Profoundly flattered

Tonight, I brag. In a modest, spiritual way, of course.

The latest issue of my church body’s magazine, The Lutheran Ambassador, contains a review of my novel Hailstone Mountain. The writer of the review compares it to biblical narratives, saying:

He manages to make the characters both likable and realistic, simultaneously saint and sinner, wrestling against evil around them and wrestling within themselves. Their lives are raw, sometimes offensively so, but also fully human. Like the Bible, the books are not rated G, but I would rate them five stars because somehow Walker manages to make God the hero and Savior rather than the human characters.

I’m not sure whether it’s a good thing or a bad thing that it never occurred to me before that God is the hero of the Erling books. But having that said is about the highest accolade I can think of for them.

It should be mentioned, in full disclosure, that the author of the review, Pastor Brian Lunn of Upsala, Minnesota, is a friend of mine.

But still.

[Addendum: Dave Lull informs me (to my astonishment) that this review can actually be seen online, here: Lutheran Ambassador May 2025 by Lutheran Ambassador – Issuu ]

3 thoughts on “Profoundly flattered”

  1. Excellent!

    And, if you are not yet widely enough known as novelist in your own church body, this should help get future readers there justly interested in seeing for themselves.

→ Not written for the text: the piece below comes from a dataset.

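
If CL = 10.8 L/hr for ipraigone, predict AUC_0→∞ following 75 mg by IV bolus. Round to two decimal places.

AUC_0→∞ = Dose_iv / CL
        = 75 / 10.8 = 6.94444 mg/L·hr

AUC = 6.94 mg/L·hr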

    And, thanks for the link!

    Tangentially, not at all my impression of everything I’ve read by Sulpicius Severus about St. Martin (in Dutch translation)! (though perhaps a good nudge to reread him). Meanwhile, I have stumbled belatedly into the astonishing experience of making the acquaintance of Notker the Stammerer’s Life of Charlemagne in Arthur James Grant’s translation thanks to LibriVox audiobooks. (Among other things, a very interesting addition to the background of the ‘matter’ of ‘Charlemagne-style’ kingship in your Erling saga.)